A “fashion revolution” in the Middle Ages? Yes, says art historian Roger Wieck, curator of Illuminating Fashion: Dress in the Art of Medieval France and the Netherlands at the Morgan Library. Just as art was changing with the dawn of the Renaissance, so, too, was clothing. I asked him to explain.
What was the “fashion revolution” of the late Middle Ages?
Around 1330, due to the invention of the set-in sleeve and the use of multiple buttons, tight clothing for both men and women became available. It was this “fashion revolution” that forever distinguished men’s and women’s clothing.
Do the lavish ensembles we see in illuminated manuscripts—such as the gowns and hats in the illumination shown above—reflect what people actually wore?
Yes, but you have to be careful in interpreting each picture. Artists did depict actual clothing, but they also included fantastic and old-fashioned garments. You also have to keep in mind artistic license. People in real life were hardly as thin, with waistlines as narrow, as those seen in medieval art.
And manuscript illuminators used fashion not only to set a scene, but also to comment on the characters they depicted.
The most fashionable people in medieval art are often the bad guys. For women’s clothing, look to what the temptresses and prostitutes are wearing. For the men, look at the teenage boys and executioners. The tormentors of Christ are usually dressed to the nines.
Was medieval and Renaissance fashion influenced by events of the day, such as the Hundred Years’ War and the bubonic plague?
Yes—for example, there was a “fashion freeze” in France from about 1350 to 1390 due to the duress of the Hundred Years’ War and the strike of the Black Plague.
King John of France died in London as a prisoner of war. Military costume influenced clothing worn by civilians, who now wore their doublets padded—unnecessary, but it gave them what was then considered the manly hourglass silhouette.
The 1420s were also a tough time for France: the northern half of the country, including the capital, Paris, was occupied by the British. During this decade, too, fashion took a nosedive.
What are some of the most spectacular or fanciful outfits you’ve come across in the pages of illuminated manuscripts?
Surely there is no more elegant clothing than that depicted by the Limbourg brothers in the calendar miniatures of the duc de Berry’s famous Très Riches Heures. Those miniatures are justifiably world famous.
Your exhibition at the Morgan includes four ensembles inspired by manuscript illuminations created using period fabrics and techniques.
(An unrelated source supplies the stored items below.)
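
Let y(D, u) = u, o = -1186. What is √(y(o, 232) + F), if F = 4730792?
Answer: 4*√295689 ≈ 2175.1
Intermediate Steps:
√(y(o, 232) + F) = √(232 + 4730792) = √4731024 = 4*√295689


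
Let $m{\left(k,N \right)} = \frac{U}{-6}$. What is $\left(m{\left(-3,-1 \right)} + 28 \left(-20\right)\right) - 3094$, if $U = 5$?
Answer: $- \frac{21929}{6} \approx -3654.8$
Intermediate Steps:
$m{\left(k,N \right)} = - \frac{5}{6}$ ($m{\left(k,N \right)} = \frac{5}{-6} = 5 \left(- \frac{1}{6}\right) = - \frac{5}{6}$)
$\left(m{\left(-3,-1 \right)} + 28 \left(-20\right)\right) - 3094 = \left(- \frac{5}{6} + 28 \left(-20\right)\right) - 3094 = \left(- \frac{5}{6} - 560\right) - 3094 = - \frac{3365}{6} - 3094 = - \frac{21929}{6}$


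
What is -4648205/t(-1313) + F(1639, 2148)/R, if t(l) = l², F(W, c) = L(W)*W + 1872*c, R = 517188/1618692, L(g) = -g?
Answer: 310389624148847270/74301339931 ≈ 4.1774e+6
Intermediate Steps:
R = 43099/134891 (R = 517188*(1/1618692) = 43099/134891 ≈ 0.31951)
F(W, c) = -W² + 1872*c (F(W, c) = (-W)*W + 1872*c = -W² + 1872*c)
-4648205/t(-1313) + F(1639, 2148)/R = -4648205/((-1313)²) + (-1*1639² + 1872*2148)/(43099/134891) = -4648205/1723969 + (-1*2686321 + 4021056)*(134891/43099) = -4648205*1/1723969 + (-2686321 + 4021056)*(134891/43099) = -4648205/1723969 + 1334735*(134891/43099) = -4648205/1723969 + 180043738885/43099 = 310389624148847270/74301339931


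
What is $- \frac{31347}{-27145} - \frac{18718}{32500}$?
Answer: $\frac{51067739}{88221250} \approx 0.57886$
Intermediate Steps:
$- \frac{31347}{-27145} - \frac{18718}{32500} = \left(-31347\right) \left(- \frac{1}{27145}\right) - \frac{9359}{16250} = \frac{31347}{27145} - \frac{9359}{16250} = \frac{51067739}{88221250}$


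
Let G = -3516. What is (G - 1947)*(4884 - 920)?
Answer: -21655332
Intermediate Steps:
(G - 1947)*(4884 - 920) = (-3516 - 1947)*(4884 - 920) = -5463*3964 = -21655332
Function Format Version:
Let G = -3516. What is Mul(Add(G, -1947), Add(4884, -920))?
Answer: -21655332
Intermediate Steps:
Mul(Add(G, -1947), Add(4884, -920)) = Mul(Add(-3516, -1947), Add(4884, -920)) = Mul(-5463, 3964) = -21655332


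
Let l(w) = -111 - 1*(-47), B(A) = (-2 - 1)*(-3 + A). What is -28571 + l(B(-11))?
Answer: -28635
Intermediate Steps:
B(A) = 9 - 3*A (B(A) = -3*(-3 + A) = 9 - 3*A)
l(w) = -64 (l(w) = -111 + 47 = -64)
-28571 + l(B(-11)) = -28571 - 64 = -28635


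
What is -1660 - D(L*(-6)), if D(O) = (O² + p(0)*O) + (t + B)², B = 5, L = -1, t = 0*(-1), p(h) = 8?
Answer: -1769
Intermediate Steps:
t = 0
D(O) = 25 + O² + 8*O (D(O) = (O² + 8*O) + (0 + 5)² = (O² + 8*O) + 5² = (O² + 8*O) + 25 = 25 + O² + 8*O)
-1660 - D(L*(-6)) = -1660 - (25 + (-1*(-6))² + 8*(-1*(-6))) = -1660 - (25 + 6² + 8*6) = -1660 - (25 + 36 + 48) = -1660 - 1*109 = -1660 - 109 = -1769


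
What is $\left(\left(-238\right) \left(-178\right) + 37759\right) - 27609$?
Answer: $52514$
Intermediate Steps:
$\left(\left(-238\right) \left(-178\right) + 37759\right) - 27609 = \left(42364 + 37759\right) - 27609 = 80123 - 27609 = 52514$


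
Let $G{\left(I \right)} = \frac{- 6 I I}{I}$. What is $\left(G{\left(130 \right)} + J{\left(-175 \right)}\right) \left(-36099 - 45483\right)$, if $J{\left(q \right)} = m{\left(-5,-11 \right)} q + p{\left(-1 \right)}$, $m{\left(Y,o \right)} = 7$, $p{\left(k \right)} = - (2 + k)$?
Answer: $163653492$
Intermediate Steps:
$p{\left(k \right)} = -2 - k$
$G{\left(I \right)} = - 6 I$ ($G{\left(I \right)} = \frac{\left(-6\right) I^{2}}{I} = - 6 I$)
$J{\left(q \right)} = -1 + 7 q$ ($J{\left(q \right)} = 7 q - 1 = -1 + 7 q$)
$\left(G{\left(130 \right)} + J{\left(-175 \right)}\right) \left(-36099 - 45483\right) = \left(\left(-6\right) 130 + \left(-1 + 7 \left(-175\right)\right)\right) \left(-36099 - 45483\right) = \left(-780 - 1226\right) \left(-81582\right) = \left(-2006\right) \left(-81582\right) = 163653492$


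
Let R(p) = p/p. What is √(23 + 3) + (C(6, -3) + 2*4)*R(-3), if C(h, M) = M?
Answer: 5 + √26 ≈ 10.099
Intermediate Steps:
R(p) = 1
√(23 + 3) + (C(6, -3) + 2*4)*R(-3) = √(23 + 3) + (-3 + 2*4)*1 = √26 + (-3 + 8)*1 = √26 + 5*1 = √26 + 5 = 5 + √26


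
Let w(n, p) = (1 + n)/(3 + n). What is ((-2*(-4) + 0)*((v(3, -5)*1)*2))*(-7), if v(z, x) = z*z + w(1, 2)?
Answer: -1064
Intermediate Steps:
w(n, p) = (1 + n)/(3 + n)
v(z, x) = 1/2 + z**2 (v(z, x) = z*z + (1 + 1)/(3 + 1) = z**2 + 2/4 = z**2 + (1/4)*2 = z**2 + 1/2 = 1/2 + z**2)
((-2*(-4) + 0)*((v(3, -5)*1)*2))*(-7) = ((-2*(-4) + 0)*(((1/2 + 3**2)*1)*2))*(-7) = ((8 + 0)*(((1/2 + 9)*1)*2))*(-7) = (8*(((19/2)*1)*2))*(-7) = (8*((19/2)*2))*(-7) = (8*19)*(-7) = 152*(-7) = -1064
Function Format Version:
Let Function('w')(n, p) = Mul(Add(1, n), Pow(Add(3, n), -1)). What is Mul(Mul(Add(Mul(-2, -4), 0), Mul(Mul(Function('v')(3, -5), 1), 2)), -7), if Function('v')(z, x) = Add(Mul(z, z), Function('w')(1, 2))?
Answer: -1064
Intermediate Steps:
Function('w')(n, p) = Mul(Pow(Add(3, n), -1), Add(1, n))
Function('v')(z, x) = Add(Rational(1, 2), Pow(z, 2)) (Function('v')(z, x) = Add(Mul(z, z), Mul(Pow(Add(3, 1), -1), Add(1, 1))) = Add(Pow(z, 2), Mul(Pow(4, -1), 2)) = Add(Pow(z, 2), Mul(Rational(1, 4), 2)) = Add(Pow(z, 2), Rational(1, 2)) = Add(Rational(1, 2), Pow(z, 2)))
Mul(Mul(Add(Mul(-2, -4), 0), Mul(Mul(Function('v')(3, -5), 1), 2)), -7) = Mul(Mul(Add(Mul(-2, -4), 0), Mul(Mul(Add(Rational(1, 2), Pow(3, 2)), 1), 2)), -7) = Mul(Mul(Add(8, 0), Mul(Mul(Add(Rational(1, 2), 9), 1), 2)), -7) = Mul(Mul(8, Mul(Mul(Rational(19, 2), 1), 2)), -7) = Mul(Mul(8, Mul(Rational(19, 2), 2)), -7) = Mul(Mul(8, 19), -7) = Mul(152, -7) = -1064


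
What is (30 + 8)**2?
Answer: 1444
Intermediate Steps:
(30 + 8)**2 = 38**2 = 1444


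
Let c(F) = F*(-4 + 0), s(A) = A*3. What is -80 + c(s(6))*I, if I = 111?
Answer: -8072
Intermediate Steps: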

What did you learn during the process of crafting these replicas?
What I learned from these recreations—the wonderful work of Corinne Roes of Atelier Mette Maelwael—was that no matter how beautiful these garments are in two dimensions, they are unbelievably impressive in three. And when you see one of these garments actually worn and move in space and time, it knocks your socks off.
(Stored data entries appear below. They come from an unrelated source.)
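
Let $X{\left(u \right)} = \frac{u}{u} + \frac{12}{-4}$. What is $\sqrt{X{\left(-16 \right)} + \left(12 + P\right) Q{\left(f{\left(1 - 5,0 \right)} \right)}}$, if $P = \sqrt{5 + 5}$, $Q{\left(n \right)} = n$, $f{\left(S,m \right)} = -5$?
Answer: $\sqrt{-62 - 5 \sqrt{10}} \approx 8.8211 i$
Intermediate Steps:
$X{\left(u \right)} = -2$ ($X{\left(u \right)} = 1 + 12 \left(- \frac{1}{4}\right) = 1 - 3 = -2$)
$P = \sqrt{10} \approx 3.1623$
$\sqrt{X{\left(-16 \right)} + \left(12 + P\right) Q{\left(f{\left(1 - 5,0 \right)} \right)}} = \sqrt{-2 + \left(12 + \sqrt{10}\right) \left(-5\right)} = \sqrt{-2 - \left(60 + 5 \sqrt{10}\right)} = \sqrt{-62 - 5 \sqrt{10}}$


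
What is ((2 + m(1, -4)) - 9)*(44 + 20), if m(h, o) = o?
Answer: -704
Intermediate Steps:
((2 + m(1, -4)) - 9)*(44 + 20) = ((2 - 4) - 9)*(44 + 20) = (-2 - 9)*64 = -11*64 = -704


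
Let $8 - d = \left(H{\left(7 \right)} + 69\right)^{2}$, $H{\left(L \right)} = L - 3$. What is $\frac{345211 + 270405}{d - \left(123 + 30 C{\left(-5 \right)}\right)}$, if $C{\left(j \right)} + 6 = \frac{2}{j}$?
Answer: $- \frac{153904}{1313} \approx -117.22$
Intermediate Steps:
$H{\left(L \right)} = -3 + L$
$C{\left(j \right)} = -6 + \frac{2}{j}$
$d = -5321$ ($d = 8 - \left(\left(-3 + 7\right) + 69\right)^{2} = 8 - \left(4 + 69\right)^{2} = 8 - 73^{2} = 8 - 5329 = -5321$)
$\frac{345211 + 270405}{d - \left(123 + 30 C{\left(-5 \right)}\right)} = \frac{345211 + 270405}{-5321 - \left(123 + 30 \left(-6 + \frac{2}{-5}\right)\right)} = \frac{615616}{-5321 - \left(123 + 30 \left(-6 + 2 \left(- \frac{1}{5}\right)\right)\right)} = \frac{615616}{-5321 - \left(123 + 30 \left(-6 - \frac{2}{5}\right)\right)} = \frac{615616}{-5321 - -69} = \frac{615616}{-5321 + \left(192 - 123\right)} = \frac{615616}{-5321 + 69} = \frac{615616}{-5252} = 615616 \left(- \frac{1}{5252}\right) = - \frac{153904}{1313}$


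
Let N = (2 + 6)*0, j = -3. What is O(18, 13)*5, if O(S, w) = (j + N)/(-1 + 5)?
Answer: -15/4 ≈ -3.7500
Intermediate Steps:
N = 0 (N = 8*0 = 0)
O(S, w) = -¾ (O(S, w) = (-3 + 0)/(-1 + 5) = -3/4 = -3*¼ = -¾)
O(18, 13)*5 = -¾*5 = -15/4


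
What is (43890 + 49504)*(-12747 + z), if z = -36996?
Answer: -4645697742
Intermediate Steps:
(43890 + 49504)*(-12747 + z) = (43890 + 49504)*(-12747 - 36996) = 93394*(-49743) = -4645697742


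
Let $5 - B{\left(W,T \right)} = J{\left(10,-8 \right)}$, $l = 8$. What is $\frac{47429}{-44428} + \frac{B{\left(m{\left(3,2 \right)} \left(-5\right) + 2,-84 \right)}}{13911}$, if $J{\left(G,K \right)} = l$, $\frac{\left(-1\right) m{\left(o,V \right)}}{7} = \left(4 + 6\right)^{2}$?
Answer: $- \frac{219972701}{206012636} \approx -1.0678$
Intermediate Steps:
$m{\left(o,V \right)} = -700$ ($m{\left(o,V \right)} = - 7 \left(4 + 6\right)^{2} = - 7 \cdot 10^{2} = \left(-7\right) 100 = -700$)
$J{\left(G,K \right)} = 8$
$B{\left(W,T \right)} = -3$ ($B{\left(W,T \right)} = 5 - 8 = -3$)
$\frac{47429}{-44428} + \frac{B{\left(m{\left(3,2 \right)} \left(-5\right) + 2,-84 \right)}}{13911} = \frac{47429}{-44428} - \frac{3}{13911} = 47429 \left(- \frac{1}{44428}\right) - \frac{1}{4637} = - \frac{47429}{44428} - \frac{1}{4637} = - \frac{219972701}{206012636}$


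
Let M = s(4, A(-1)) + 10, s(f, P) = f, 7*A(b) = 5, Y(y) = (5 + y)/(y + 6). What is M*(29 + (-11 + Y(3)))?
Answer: 2380/9 ≈ 264.44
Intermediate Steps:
Y(y) = (5 + y)/(6 + y)
A(b) = 5/7 (A(b) = (1/7)*5 = 5/7)
M = 14 (M = 4 + 10 = 14)
M*(29 + (-11 + Y(3))) = 14*(29 + (-11 + (5 + 3)/(6 + 3))) = 14*(29 + (-11 + 8/9)) = 14*(29 - 91/9) = 14*(170/9) = 2380/9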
Many people know medieval clothing from the movies—such as The Princess Bride or even Robin Hood: Men in Tights. How right, or wrong, does Hollywood get medieval dress?
In conjunction with my exhibition at the Morgan we recently screened Becket from 1964 with Richard Burton and Peter O’Toole. Pamela Brown plays a particularly slimy Queen Eleanor of Aquitaine. She wears headgear from the 15th century—300 years later than the time of the King Henry II—but they’re so deliciously over-the-top that they actually do make her appear particularly dumb-headed.
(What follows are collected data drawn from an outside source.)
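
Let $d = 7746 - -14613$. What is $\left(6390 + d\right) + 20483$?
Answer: $49232$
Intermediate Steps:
$d = 22359$ ($d = 7746 + 14613 = 22359$)
$\left(6390 + d\right) + 20483 = \left(6390 + 22359\right) + 20483 = 28749 + 20483 = 49232$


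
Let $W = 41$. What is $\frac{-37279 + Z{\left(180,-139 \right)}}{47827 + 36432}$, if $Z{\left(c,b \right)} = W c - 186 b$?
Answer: $- \frac{4045}{84259} \approx -0.048007$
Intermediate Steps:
$Z{\left(c,b \right)} = - 186 b + 41 c$ ($Z{\left(c,b \right)} = 41 c - 186 b = - 186 b + 41 c$)
$\frac{-37279 + Z{\left(180,-139 \right)}}{47827 + 36432} = \frac{-37279 + \left(\left(-186\right) \left(-139\right) + 41 \cdot 180\right)}{47827 + 36432} = \frac{-37279 + \left(25854 + 7380\right)}{84259} = \left(-37279 + 33234\right) \frac{1}{84259} = \left(-4045\right) \frac{1}{84259} = - \frac{4045}{84259}$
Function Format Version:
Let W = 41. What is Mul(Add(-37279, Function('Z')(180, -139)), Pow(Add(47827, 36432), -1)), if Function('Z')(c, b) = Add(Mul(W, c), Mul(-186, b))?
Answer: Rational(-4045, 84259) ≈ -0.048007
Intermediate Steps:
Function('Z')(c, b) = Add(Mul(-186, b), Mul(41, c)) (Function('Z')(c, b) = Add(Mul(41, c), Mul(-186, b)) = Add(Mul(-186, b), Mul(41, c)))
Mul(Add(-37279, Function('Z')(180, -139)), Pow(Add(47827, 36432), -1)) = Mul(Add(-37279, Add(Mul(-186, -139), Mul(41, 180))), Pow(Add(47827, 36432), -1)) = Mul(Add(-37279, Add(25854, 7380)), Pow(84259, -1)) = Mul(Add(-37279, 33234), Rational(1, 84259)) = Mul(-4045, Rational(1, 84259)) = Rational(-4045, 84259)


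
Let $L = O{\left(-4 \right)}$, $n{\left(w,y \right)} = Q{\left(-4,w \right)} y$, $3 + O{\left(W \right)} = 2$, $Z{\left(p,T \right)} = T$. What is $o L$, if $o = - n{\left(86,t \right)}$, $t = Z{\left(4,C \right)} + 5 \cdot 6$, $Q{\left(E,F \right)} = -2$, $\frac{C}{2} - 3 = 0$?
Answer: $-72$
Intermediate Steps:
$C = 6$ ($C = 6 + 2 \cdot 0 = 6 + 0 = 6$)
$t = 36$ ($t = 6 + 5 \cdot 6 = 6 + 30 = 36$)
$O{\left(W \right)} = -1$ ($O{\left(W \right)} = -3 + 2 = -1$)
$n{\left(w,y \right)} = - 2 y$
$o = 72$ ($o = - \left(-2\right) 36 = \left(-1\right) \left(-72\right) = 72$)
$L = -1$
$o L = 72 \left(-1\right) = -72$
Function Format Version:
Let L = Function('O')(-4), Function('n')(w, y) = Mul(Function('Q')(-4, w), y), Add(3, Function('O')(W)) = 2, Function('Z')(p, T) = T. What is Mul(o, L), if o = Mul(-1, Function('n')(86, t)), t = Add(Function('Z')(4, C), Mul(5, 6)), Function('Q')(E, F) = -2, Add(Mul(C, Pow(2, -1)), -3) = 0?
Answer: -72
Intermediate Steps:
C = 6 (C = Add(6, Mul(2, 0)) = Add(6, 0) = 6)
t = 36 (t = Add(6, Mul(5, 6)) = Add(6, 30) = 36)
Function('O')(W) = -1 (Function('O')(W) = Add(-3, 2) = -1)
Function('n')(w, y) = Mul(-2, y)
o = 72 (o = Mul(-1, Mul(-2, 36)) = Mul(-1, -72) = 72)
L = -1
Mul(o, L) = Mul(72, -1) = -72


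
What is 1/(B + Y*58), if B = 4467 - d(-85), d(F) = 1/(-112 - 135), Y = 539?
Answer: 247/8825064 ≈ 2.7988e-5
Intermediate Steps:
d(F) = -1/247 (d(F) = 1/(-247) = -1/247)
B = 1103350/247 (B = 4467 - 1*(-1/247) = 4467 + 1/247 = 1103350/247 ≈ 4467.0)
1/(B + Y*58) = 1/(1103350/247 + 539*58) = 1/(1103350/247 + 31262) = 1/(8825064/247) = 247/8825064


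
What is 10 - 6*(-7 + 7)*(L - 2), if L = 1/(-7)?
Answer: 10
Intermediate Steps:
L = -1/7 ≈ -0.14286
10 - 6*(-7 + 7)*(L - 2) = 10 - 6*(-7 + 7)*(-1/7 - 2) = 10 - 0*(-15)/7 = 10 - 6*0 = 10 + 0 = 10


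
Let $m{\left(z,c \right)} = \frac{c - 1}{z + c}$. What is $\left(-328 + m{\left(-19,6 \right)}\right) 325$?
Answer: $-106725$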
What might a late medieval gentlewoman think of today’s fashion trends—like platform shoes, miniskirts, and enormous handbags?
I see young men on the subway with pointy shoes that remind me of the pouleines of the 14th century, which sometimes forced their wearer to walk backwards. The miniskirt of the Middle Ages was a lot more shocking than today’s, as it was worn by men.
And I think a gentlewoman of the Middle Ages would be pleased to see the return of men’s tight pants—they would remind her of how revealing and flattering were the hose worn in her era.